Stehen wir in Deutschland vor einer Wende? – Alles deutet darauf hin. Nicht allein das, was die Gemüter akut in Aufruhr versetzt, die massive Zuwanderung, sondern – grundsätzlicher noch und davon ausgelöst – das plötzliche Bewußtsein, daß dieses Land ideell von der Phrase, der Seibertschen Verlautbarungsrhetorik, also insgesamt einer politsprecherischen Worthülserei beherrscht wird.

Die Ideologie dieser Verphrasung spiegelt das behäbig selbstgefällige Selbstverständnis der sogenannten „Mitte“, also jenes oral fixierten hedonistischen Mittelstandes, der sich, längst verbürgerlicht, „eher links“ wähnt und zum Staatsverweser einer vermeintlichen Humanität erhebt, die sich rechthaberisch in die Brust wirft, weil sie vorgibt, die einzig richtigen Lehren aus der deutschen Vergangenheit gezogen zu haben. Die wichtigste davon: Fort mit allem Deutschen, allem Nationalen, weil das historisch so kontaminiert wäre, daß nicht nur keine Konversion möglich erscheint, sondern jeder Rückgriff aufs nationale Erbe „nationalistisch“ die Gefahr des Rückfalls in den Nationalsozialismus heraufbeschwöre, der mehr denn je offenbar zum Maß aller Dinge avanciert, obwohl er doch andererseits als längst überwunden gilt.

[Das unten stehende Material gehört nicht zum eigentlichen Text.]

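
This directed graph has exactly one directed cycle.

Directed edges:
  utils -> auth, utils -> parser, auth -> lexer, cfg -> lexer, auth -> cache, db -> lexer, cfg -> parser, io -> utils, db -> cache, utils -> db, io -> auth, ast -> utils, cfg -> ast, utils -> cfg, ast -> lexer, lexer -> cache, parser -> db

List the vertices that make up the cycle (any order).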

Weil diese Grundvereinbarung – Alles Nationale ist reaktionär und gefährlich! – die gesamten Gesellschaft, vorzugsweise aber die „Bildung“ in zwangsneurotische Zwänge einspinnt und freies, befreiendes Urteilen und Verändern behindert, sind wir alle in einer Lähmung befangen, die jetzt offensichtlich wird – offenbar gar Politikern, die sich in der von ihnen verordneten Regelpoetik bewußter selbst reden hören. Die Diskrepanz zwischen der Sprache und dem, was der Fall ist, wird um so mehr offenbar, weil die Demokratie zwar beständig beschworen wird und rechtlich wohl noch existiert, aber nicht mehr lebendig ist. Als produktive Streitkultur könnte sie, ja müßte sie den intellektuellen Stoffwechsel der Gesellschaft erhalten und gegebenenfalls entgiften; und tatsächlich gibt es ja endlich mal Streit, aber eben keine Streitkultur, weil sich die Gegenrede, manifestiert etwa in der AfD-Position Björn Höckes, sogleich als „widerlich“ (Heiko Maas) stigmatisiert oder pathologisiert findet.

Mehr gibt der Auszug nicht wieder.